MARA J. FULMER didn't help Fijians get on the World Wide Web so that the
island nation could advertise its white-sand beaches and Pacific
sunsets. Her motivation was nothing less noble than preserving freedom
of the press.
In late May, because of continuing civil strife, the University of the
South Pacific shut down its journalism program's Web site, including
the online version of Wansolwara, the quarterly student newspaper.
A rebel attack on a local television station had prompted the Fijian
university to suspend publication of the paper, which had just sent to
the printer the June edition, reporting on how an indigenous-Fijian group
was holding government officials hostage.
As the days passed, news-media groups, journalism schools, and
professors around the world decried what they viewed as an unwarranted
clampdown on free speech. But in the end, it was Ms Fulmer, a professor
of graphic design at Charles S. Mott Community College, in
Flint, Mich., who got the paper back up and running - at least online.
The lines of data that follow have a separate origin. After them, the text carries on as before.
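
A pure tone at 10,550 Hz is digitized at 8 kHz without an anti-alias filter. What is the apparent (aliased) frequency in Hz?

Nyquist = 8,000/2 = 4,000 Hz; 10,550 Hz exceeds it.
Alias = |10,550 − 1×8,000| = |10,550 − 8,000| = 2,550 Hz.

2,550 Hz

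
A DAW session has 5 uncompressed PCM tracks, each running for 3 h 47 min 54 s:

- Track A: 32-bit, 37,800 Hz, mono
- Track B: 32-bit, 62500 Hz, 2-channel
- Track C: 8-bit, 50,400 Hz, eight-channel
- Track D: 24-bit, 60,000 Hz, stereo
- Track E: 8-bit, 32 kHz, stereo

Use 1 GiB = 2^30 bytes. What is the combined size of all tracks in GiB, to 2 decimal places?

3 h 47 min 54 s = 13,674 s.
Track A: 37,800 × 13,674 × 4 × 1 = 2,067,508,800 bytes.
Track B: 62,500 × 13,674 × 4 × 2 = 6,837,000,000 bytes.
Track C: 50,400 × 13,674 × 1 × 8 = 5,513,356,800 bytes.
Track D: 60,000 × 13,674 × 3 × 2 = 4,922,640,000 bytes.
Track E: 32,000 × 13,674 × 1 × 2 = 875,136,000 bytes.
Total = 20,215,641,600 bytes = 18.83 GiB.

18.83 GiB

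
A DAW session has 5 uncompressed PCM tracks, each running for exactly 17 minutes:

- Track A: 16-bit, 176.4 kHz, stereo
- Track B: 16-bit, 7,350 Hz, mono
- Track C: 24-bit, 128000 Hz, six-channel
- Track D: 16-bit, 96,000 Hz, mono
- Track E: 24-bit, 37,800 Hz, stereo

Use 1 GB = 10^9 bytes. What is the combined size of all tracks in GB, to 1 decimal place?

exactly 17 minutes = 1,020 s.
Track A: 176,400 × 1,020 × 2 × 2 = 719,712,000 bytes.
Track B: 7,350 × 1,020 × 2 × 1 = 14,994,000 bytes.
Track C: 128,000 × 1,020 × 3 × 6 = 2,350,080,000 bytes.
Track D: 96,000 × 1,020 × 2 × 1 = 195,840,000 bytes.
Track E: 37,800 × 1,020 × 3 × 2 = 231,336,000 bytes.
Total = 3,511,962,000 bytes = 3.5 GB.

3.5 GB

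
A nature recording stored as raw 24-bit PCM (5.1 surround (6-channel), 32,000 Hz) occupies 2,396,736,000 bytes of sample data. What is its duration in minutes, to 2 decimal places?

69.35 minutes

Byte rate = 32,000 × 3 × 6 = 576,000 bytes/s.
Duration = 2,396,736,000 / 576,000 = 4,161 s.
4,161 s / 60 = 69.35 minutes.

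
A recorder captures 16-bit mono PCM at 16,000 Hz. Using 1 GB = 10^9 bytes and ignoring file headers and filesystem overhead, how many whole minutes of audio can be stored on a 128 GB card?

Uncompressed byte rate = 16,000 × 2 × 1 = 32,000 bytes/s.
Capacity = 128 × 1,000,000,000 = 128,000,000,000 bytes.
128,000,000,000 / 32,000 ≈ 4000000 s → 66,666 minutes.

66,666 minutes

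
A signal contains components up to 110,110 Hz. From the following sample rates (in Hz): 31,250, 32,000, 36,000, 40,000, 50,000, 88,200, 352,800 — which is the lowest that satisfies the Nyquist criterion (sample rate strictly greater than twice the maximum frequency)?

352,800 Hz

Need sample rate > 2 × 110,110 = 220,220 Hz.
Lowest listed rate above 220,220 Hz is 352,800 Hz.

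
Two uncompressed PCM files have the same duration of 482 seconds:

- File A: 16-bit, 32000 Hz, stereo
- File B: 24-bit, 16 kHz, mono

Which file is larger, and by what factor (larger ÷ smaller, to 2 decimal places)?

File A, by a factor of 2.67

File A: 32,000 × 2 × 2 = 128,000 bytes/s.
File B: 16,000 × 3 × 1 = 48,000 bytes/s.
File A is larger; ratio = 61,696,000 / 23,136,000 = 2.67.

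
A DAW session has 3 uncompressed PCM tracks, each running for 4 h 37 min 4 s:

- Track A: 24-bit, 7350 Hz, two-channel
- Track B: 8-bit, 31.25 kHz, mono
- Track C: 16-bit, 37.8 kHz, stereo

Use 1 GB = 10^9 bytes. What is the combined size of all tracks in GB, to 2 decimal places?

3.77 GB

4 h 37 min 4 s = 16,624 s.
Track A: 7,350 × 16,624 × 3 × 2 = 733,118,400 bytes.
Track B: 31,250 × 16,624 × 1 × 1 = 519,500,000 bytes.
Track C: 37,800 × 16,624 × 2 × 2 = 2,513,548,800 bytes.
Total = 3,766,167,200 bytes = 3.77 GB.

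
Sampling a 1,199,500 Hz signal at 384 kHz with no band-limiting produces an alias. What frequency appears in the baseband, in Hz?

Nyquist = 384,000/2 = 192,000 Hz; 1,199,500 Hz exceeds it.
Alias = |1,199,500 − 3×384,000| = |1,199,500 − 1,152,000| = 47,500 Hz.

47,500 Hz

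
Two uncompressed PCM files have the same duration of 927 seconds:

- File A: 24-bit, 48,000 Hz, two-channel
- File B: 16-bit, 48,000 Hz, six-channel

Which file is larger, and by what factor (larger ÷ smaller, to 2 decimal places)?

File A: 48,000 × 3 × 2 = 288,000 bytes/s.
File B: 48,000 × 2 × 6 = 576,000 bytes/s.
File B is larger; ratio = 533,952,000 / 266,976,000 = 2.00.

File B, by a factor of 2.00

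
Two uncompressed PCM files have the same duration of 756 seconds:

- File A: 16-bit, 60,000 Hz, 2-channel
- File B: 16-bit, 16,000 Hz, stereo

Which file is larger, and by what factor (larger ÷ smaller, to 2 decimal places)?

File A, by a factor of 3.75

File A: 60,000 × 2 × 2 = 240,000 bytes/s.
File B: 16,000 × 2 × 2 = 64,000 bytes/s.
File A is larger; ratio = 181,440,000 / 48,384,000 = 3.75.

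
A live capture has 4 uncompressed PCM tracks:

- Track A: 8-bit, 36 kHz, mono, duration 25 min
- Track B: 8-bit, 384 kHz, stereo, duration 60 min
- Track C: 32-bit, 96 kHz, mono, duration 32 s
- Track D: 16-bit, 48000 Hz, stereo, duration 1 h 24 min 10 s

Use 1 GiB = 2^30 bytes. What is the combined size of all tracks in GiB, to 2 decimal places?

3.54 GiB

Track A: 25 min = 1,500 s; 36,000 × 1,500 × 1 × 1 = 54,000,000 bytes.
Track B: 60 min = 3,600 s; 384,000 × 3,600 × 1 × 2 = 2,764,800,000 bytes.
Track C: 96,000 × 32 × 4 × 1 = 12,288,000 bytes.
Track D: 1 h 24 min 10 s = 5,050 s; 48,000 × 5,050 × 2 × 2 = 969,600,000 bytes.
Total = 3,800,688,000 bytes = 3.54 GiB.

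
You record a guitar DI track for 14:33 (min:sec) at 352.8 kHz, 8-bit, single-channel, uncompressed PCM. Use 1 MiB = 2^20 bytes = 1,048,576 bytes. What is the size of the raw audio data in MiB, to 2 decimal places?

Duration = 14:33 (min:sec) = 873 s.
Bytes = 352,800 samples/s × 873 s × 1 bytes/sample × 1 ch = 307,994,400 bytes.
307,994,400 / 1,048,576 = 293.73 MiB.

293.73 MiB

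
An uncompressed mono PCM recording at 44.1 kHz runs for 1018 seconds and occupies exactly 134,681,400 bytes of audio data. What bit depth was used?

Bytes per sample = 134,681,400 / (44,100 × 1,018 × 1) = 134,681,400 / 44,893,800 = 3.
Bit depth = 3 × 8 = 24 bits.

24 bits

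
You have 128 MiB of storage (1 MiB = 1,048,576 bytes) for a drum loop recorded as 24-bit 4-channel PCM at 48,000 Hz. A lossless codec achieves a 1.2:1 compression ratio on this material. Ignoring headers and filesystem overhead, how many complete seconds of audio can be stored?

Uncompressed byte rate = 48,000 × 3 × 4 = 576,000 bytes/s.
After 1.2:1 compression, effective rate ≈ 480000 bytes/s.
Capacity = 128 × 1,048,576 = 134,217,728 bytes.
134,217,728 / effective rate ≈ 279.62 s → 279 seconds.

279 seconds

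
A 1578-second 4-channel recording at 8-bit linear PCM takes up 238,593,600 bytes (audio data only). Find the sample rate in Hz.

37,800 Hz

Bytes = sample_rate × seconds × bytes_per_sample × channels.
sample_rate = 238,593,600 / (1,578 × 1 × 4) = 238,593,600 / 6,312 = 37,800 Hz.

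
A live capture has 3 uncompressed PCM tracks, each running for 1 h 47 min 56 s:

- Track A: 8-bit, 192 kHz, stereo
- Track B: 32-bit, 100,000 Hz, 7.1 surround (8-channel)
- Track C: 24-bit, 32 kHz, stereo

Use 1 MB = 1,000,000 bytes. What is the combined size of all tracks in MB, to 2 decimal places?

24453.38 MB

1 h 47 min 56 s = 6,476 s.
Track A: 192,000 × 6,476 × 1 × 2 = 2,486,784,000 bytes.
Track B: 100,000 × 6,476 × 4 × 8 = 20,723,200,000 bytes.
Track C: 32,000 × 6,476 × 3 × 2 = 1,243,392,000 bytes.
Total = 24,453,376,000 bytes = 24453.38 MB.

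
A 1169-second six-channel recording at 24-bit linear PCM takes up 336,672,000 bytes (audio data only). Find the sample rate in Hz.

Bytes = sample_rate × seconds × bytes_per_sample × channels.
sample_rate = 336,672,000 / (1,169 × 3 × 6) = 336,672,000 / 21,042 = 16,000 Hz.

16,000 Hz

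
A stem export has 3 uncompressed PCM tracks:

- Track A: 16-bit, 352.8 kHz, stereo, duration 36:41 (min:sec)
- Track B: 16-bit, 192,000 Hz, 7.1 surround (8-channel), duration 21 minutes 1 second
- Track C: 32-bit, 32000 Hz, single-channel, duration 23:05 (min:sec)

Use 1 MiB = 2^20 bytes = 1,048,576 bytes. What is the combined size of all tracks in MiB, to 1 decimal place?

6825.6 MiB

Track A: 36:41 (min:sec) = 2,201 s; 352,800 × 2,201 × 2 × 2 = 3,106,051,200 bytes.
Track B: 21 minutes 1 second = 1,261 s; 192,000 × 1,261 × 2 × 8 = 3,873,792,000 bytes.
Track C: 23:05 (min:sec) = 1,385 s; 32,000 × 1,385 × 4 × 1 = 177,280,000 bytes.
Total = 7,157,123,200 bytes = 6825.6 MiB.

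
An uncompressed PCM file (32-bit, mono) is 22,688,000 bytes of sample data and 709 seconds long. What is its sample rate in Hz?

Bytes = sample_rate × seconds × bytes_per_sample × channels.
sample_rate = 22,688,000 / (709 × 4 × 1) = 22,688,000 / 2,836 = 8,000 Hz.

8,000 Hz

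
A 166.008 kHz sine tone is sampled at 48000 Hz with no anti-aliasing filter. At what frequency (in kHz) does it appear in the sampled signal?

Nyquist = 48,000/2 = 24,000 Hz; 166,008 Hz exceeds it.
Alias = |166,008 − 3×48,000| = |166,008 − 144,000| = 22,008 Hz = 22.008 kHz.

22.008 kHz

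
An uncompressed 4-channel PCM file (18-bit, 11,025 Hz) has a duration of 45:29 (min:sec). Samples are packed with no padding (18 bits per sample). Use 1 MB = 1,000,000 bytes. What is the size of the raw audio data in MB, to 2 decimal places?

Duration = 45:29 (min:sec) = 2,729 s.
Bits = 11,025 × 2,729 × 18 × 4 = 2,166,280,200 bits = 270,785,025 bytes.
270,785,025 / 1,000,000 = 270.79 MB.

270.79 MB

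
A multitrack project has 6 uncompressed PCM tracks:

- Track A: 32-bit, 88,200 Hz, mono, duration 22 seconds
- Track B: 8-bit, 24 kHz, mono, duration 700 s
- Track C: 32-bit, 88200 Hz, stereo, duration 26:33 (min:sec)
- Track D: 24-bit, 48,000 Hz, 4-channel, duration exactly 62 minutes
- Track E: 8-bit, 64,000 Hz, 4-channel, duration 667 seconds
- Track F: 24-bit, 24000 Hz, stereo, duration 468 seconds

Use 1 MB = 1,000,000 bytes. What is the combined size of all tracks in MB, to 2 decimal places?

Track A: 88,200 × 22 × 4 × 1 = 7,761,600 bytes.
Track B: 24,000 × 700 × 1 × 1 = 16,800,000 bytes.
Track C: 26:33 (min:sec) = 1,593 s; 88,200 × 1,593 × 4 × 2 = 1,124,020,800 bytes.
Track D: exactly 62 minutes = 3,720 s; 48,000 × 3,720 × 3 × 4 = 2,142,720,000 bytes.
Track E: 64,000 × 667 × 1 × 4 = 170,752,000 bytes.
Track F: 24,000 × 468 × 3 × 2 = 67,392,000 bytes.
Total = 3,529,446,400 bytes = 3529.45 MB.

3529.45 MB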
Ms Fulmer, who was an instructor with the Pacific university's journalism
program three years ago, contacted professors there and
agreed to receive e-mail attachments of stories and set up the June
edition on her own Looking Glass Design site until the
university allowed the paper to go back online a month later.
She is modest about her role, calling it "mostly providing moral
support."
David Robie, a senior lecturer and coordinator of the Pacific
university's journalism program, calls the arrangement "an excellent
case study
of how international cooperation can beat Internet gags."